Stick It

Von is sad about the slow demise of manual transmissions. I am, too. But only a little.

My first car was a manual. My father bought it for me when i came home from college on a t-giving break. He picked me up at the Albany train station, and said "This [this beetle-green Hyundai Excel] is your car! I'll drive to the Northway (aka I87), and then you can take it from there". I'd driven motorcycles before, so I knew what I had to do, but I'd never driven a stick-shift car. Still, here's no better teacher than necessity, so, I learned how to drive manual in 70mph traffic - to make it even more challenging, I wasn't allowed to go more than 55mph because this was the car's first day out, and we Had To Obey The Manual which explicitly said we shouldn't exceed 55mph for the first 500 miles.

While I was there, I took my brother for a drive and, embarrassingly, stalled many times at stop signs and such. Ugh. But after a week of driving around my home town, it was time to go back to school.

It was on the way, so I stopped in Syracuse to see my mother and sisters. She was living up near S.U., at the time. S.U. is on a hill. Because it's Syracuse, there was snow the night before, which melted, and then refroze by the time I got into town. And when I started up the hill to her place, I caught a red light on a steep, black-icy, side street. Of course there was a car behind me. And of course the ice was so slick I was sliding backwards just waiting for the light. And when that light changed. I stepped on the gas, popped the clutch, and that little Hyundai screamed it's skinny little tires on the ice - and the car in back of me eased back away from me - until they dug through and caught pavement and we went rocketing up the hill like a cheap teal demon - bug-eyed and white-knuckled, screaming and trembling.

Good times!

Also, Animals is better than The Final Cut.

10 thoughts on “Stick It

  1. dogbreath

    Animals is more than better. It was clearly the best. Especially when Les Claypool does it.

  2. Cris

    [From the ObWi post]

    A manual requires you to actually drive — to think about what you’re doing and going to do. You get control, fun, and selective wheelspin. Your skill matters again: You can get good at driving a stick shift, at executing a heel-toe, and using the throttle to steer out of a corner (RWD only). Life needs more useless proficiencies like these.

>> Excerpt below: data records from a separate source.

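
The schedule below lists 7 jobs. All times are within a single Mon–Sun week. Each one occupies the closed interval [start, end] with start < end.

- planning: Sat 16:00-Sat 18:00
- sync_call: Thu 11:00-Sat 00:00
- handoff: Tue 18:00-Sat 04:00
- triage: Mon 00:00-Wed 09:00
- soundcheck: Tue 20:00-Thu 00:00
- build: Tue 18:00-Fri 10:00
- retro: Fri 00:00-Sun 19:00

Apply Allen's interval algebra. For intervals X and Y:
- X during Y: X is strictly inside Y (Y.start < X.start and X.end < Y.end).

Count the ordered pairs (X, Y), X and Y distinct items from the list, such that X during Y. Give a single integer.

4

Checking all 42 ordered pairs for relation 'during'; matching pairs in alphabetical order:
(planning, retro): planning during retro ✓
(soundcheck, build): soundcheck during build ✓
(soundcheck, handoff): soundcheck during handoff ✓
(sync_call, handoff): sync_call during handoff ✓
Count: 4.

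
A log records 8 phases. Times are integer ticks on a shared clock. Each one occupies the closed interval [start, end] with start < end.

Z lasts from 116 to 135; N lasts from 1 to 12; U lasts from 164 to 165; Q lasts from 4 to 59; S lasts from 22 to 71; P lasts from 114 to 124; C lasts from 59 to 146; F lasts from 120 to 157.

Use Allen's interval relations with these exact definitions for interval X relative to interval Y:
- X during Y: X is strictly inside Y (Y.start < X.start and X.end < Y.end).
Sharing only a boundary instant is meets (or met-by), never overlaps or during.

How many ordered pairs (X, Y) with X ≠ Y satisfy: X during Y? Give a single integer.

Checking all 56 ordered pairs for relation 'during'; matching pairs in alphabetical order:
(P, C): P during C ✓
(Z, C): Z during C ✓
Count: 2.

2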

    Sounds like Von is a Java programmer. Setting up a servlet seems to require a lot of useless proficiencies, too. I’d prefer to have the architecture just work out of the box, thanks.

  3. general panzer

    i have owned only two vehicles and both were manual – a 1984 vw jetta gli ( 177,000 miles when it died ) and a 1997 honda cr-v ex ( 100,000 miles and still rolling ). both were 5 speeds and both have been most excellent to drive. learning how to drive a manual secured me two jobs – one job involved tractors and the other involved large stake trucks. plus manual transmissions are much less expensive to repair.

  4. Rob Caldecott

    Most cars in the UK are manual. I’ve only ever driven an automatic once and found it hard to resist using one foot for the brake and the other for the accelerator. Once I tucked my left foot under the seat it got a lot easier. :)

    Apparently you can learn to drive in an automatic and hold a special automatic-only license but I’ve never met anyone who’s done this.

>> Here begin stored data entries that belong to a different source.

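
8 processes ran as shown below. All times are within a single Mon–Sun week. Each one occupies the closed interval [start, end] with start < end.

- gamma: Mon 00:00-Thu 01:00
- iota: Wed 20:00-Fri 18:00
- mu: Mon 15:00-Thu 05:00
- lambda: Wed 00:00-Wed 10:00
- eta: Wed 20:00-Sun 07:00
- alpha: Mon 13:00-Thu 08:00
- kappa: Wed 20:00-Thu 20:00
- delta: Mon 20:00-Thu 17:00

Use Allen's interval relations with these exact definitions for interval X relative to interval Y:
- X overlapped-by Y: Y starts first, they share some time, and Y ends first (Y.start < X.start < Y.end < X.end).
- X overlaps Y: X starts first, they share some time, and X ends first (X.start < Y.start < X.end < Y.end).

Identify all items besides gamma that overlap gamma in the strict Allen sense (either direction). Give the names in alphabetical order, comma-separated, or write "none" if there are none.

alpha, delta, eta, iota, kappa, mu

Target gamma = [Mon 00:00, Thu 01:00].
alpha [Mon 13:00, Thu 08:00] → overlapped-by → yes.
delta [Mon 20:00, Thu 17:00] → overlapped-by → yes.
eta [Wed 20:00, Sun 07:00] → overlapped-by → yes.
iota [Wed 20:00, Fri 18:00] → overlapped-by → yes.
kappa [Wed 20:00, Thu 20:00] → overlapped-by → yes.
lambda [Wed 00:00, Wed 10:00] → during → no.
mu [Mon 15:00, Thu 05:00] → overlapped-by → yes.
Result: alpha, delta, eta, iota, kappa, mu.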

    And I prefer Wish You Were Here to Dark Side of the Moon … just.

  5. cleek

    I’ve only ever driven an automatic once and found it hard to resist using one foot for the brake and the other for the accelerator. Once I tucked my left foot under the seat it got a lot easier. :)

    totally. my last two cars were stick. when i got my current one, an automatic, my left foot was bored and twitchy.